The World Health Organization reports the lives of millions of the 8.8 million people who die every year from cancer could be saved if the disease was diagnosed early.
The agency has issued new cancer guidelines in advance of World Cancer Day on Saturday, which it said could improve the chances of survival for people living with cancer.
Cancer has reached epidemic proportions globally. It is the second-leading cause of death after cardiovascular disease, killing nearly one in six people around the world every year.
WHO reports more than 14 million people develop cancer annually, a figure that is expected to rise to over 21 million by 2030.
Once considered a disease of people in rich countries, data show that is no longer the case. WHO finds two-thirds of all cancer deaths now occur in low- and middle-income countries.
The agency estimates cancer deaths in the poorer countries will rise to more than 9 million by 2030, if action is not taken to better diagnose, detect and treat the disease at an early stage.
Cost of cancer is huge
Etienne Krug, director of WHO's Department for the Management of Noncommunicable Diseases, Disability, Violence and Injury Prevention, noted that while the cost in lives lost was huge, the financial cost associated with cancer also was huge.
“It has been estimated that $1.6 trillion is lost due to cancer, which is, of course, an enormous amount. These are costs to the health care system. Treating cancer is very expensive, but also the lost productivity, et cetera,” he said.

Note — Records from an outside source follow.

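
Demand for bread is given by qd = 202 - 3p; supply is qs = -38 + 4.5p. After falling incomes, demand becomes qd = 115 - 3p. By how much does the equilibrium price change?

Δp = -11.6

Original equilibrium: p* = 32, q* = 106.
New equilibrium: 115 - 3p = -38 + 4.5p, so 153 = 7.5p and p' = 20.4; q' = 115 − 3(20.4) = 53.8.
Change in price: 20.4 − 32 = -11.6.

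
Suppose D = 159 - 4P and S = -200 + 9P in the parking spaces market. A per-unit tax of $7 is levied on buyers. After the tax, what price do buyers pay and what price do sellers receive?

Pre-tax equilibrium: P* = 359/13, Q* = 631/13.
Tax on buyers shifts demand to D = 159 − 4(P + 7) = 131 - 4P.
131 - 4P = -200 + 9P gives seller price Ps = 331/13; buyers pay Pb = 331/13 + 7 = 422/13.
New quantity: Q = 159 − 4(422/13) = 379/13.

Buyers pay 422/13, sellers receive 331/13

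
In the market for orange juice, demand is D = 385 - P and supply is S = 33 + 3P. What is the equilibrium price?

P* = 88

Set D = S: 385 - P = 33 + 3P.
352 = 4P, so P* = 88.
Q* = 385 − 1(88) = 297.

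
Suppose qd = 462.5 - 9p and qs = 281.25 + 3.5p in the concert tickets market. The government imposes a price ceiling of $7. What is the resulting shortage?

Equilibrium price would be p* = 14.5, so the ceiling at 7 binds.
At p = 7: qd = 462.5 − 9(7) = 399.5, qs = 281.25 + 3.5(7) = 305.75.
Shortage = 399.5 − 305.75 = 93.75.

Shortage = 93.75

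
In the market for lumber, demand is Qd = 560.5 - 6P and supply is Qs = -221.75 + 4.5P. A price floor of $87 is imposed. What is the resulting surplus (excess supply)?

Surplus = 131.25

Equilibrium price would be P* = 74.5, so the floor at 87 binds.
At P = 87: Qd = 38.5, Qs = 169.75.
Surplus = 169.75 − 38.5 = 131.25.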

Krug said cancer for a long time was considered a death sentence, but that this was changing. Cancer, he said, can be prevented by tackling risk factors such as smoking, unhealthy diets, air pollution and alcohol intake, and that much can be done to help people who already are diagnosed with cancer.
“It does not have to be a death sentence,” he said. “There is a lot that we can do in terms of early diagnosis and screening, in terms of improving treatment, surgery, chemotherapy, radiotherapy and, when needed, palliative care.”
For this year's World Cancer Day, WHO is focusing on the importance of early diagnosis, calling it key to survival.
In its new “Guide to Cancer Early Diagnosis,” WHO has a three-step recommendation. The steps are improving awareness of cancer symptoms so people can get checked out for cancer; strengthening health services to conduct “accurate and timely diagnostics,” and ensuring that “people living with cancer can access safe and effective treatment.”
The stigma of cancer
Surgical oncologist Andre Ilbawi acknowledged that awareness or health literacy was a problem in low-income countries. He said many places in the world do not even know that cancer exists, let alone what symptoms may represent cancer.
He told VOA that there also was a lot of stigma that goes with a cancer diagnosis.
“A woman, for example, may know that this breast mass may be a cancer, but may fear the consequences of treatment — removal of the breast, for example, or the financial cost of treatment, which maybe can cause significant strain on the family.
“And, that fear can contribute to someone coming to the hospital late or not at all,” he said.
Ilbawi agreed that the poor are more disadvantaged than the rich when it comes to health care, especially if they have no access to health coverage.
“There are studies that show that people from lower socioeconomic groups present at a later stage. … Poverty is a risk factor for cancer.”
Help doesn't have to be costly
Nevertheless, WHO's Krug said there were many things that can be done to improve cancer diagnosis and care that are not costly.
“Some things are not expensive,” he said, such as raising awareness of symptoms, stressing the need to consult and training staff.
“We cannot put an amount exactly on this because it depends on what countries have and what is needed,” Krug said.
He added, “What we do know is that the health system will gain a lot if people present earlier with their symptoms and treatment can happen much earlier and less expensively.”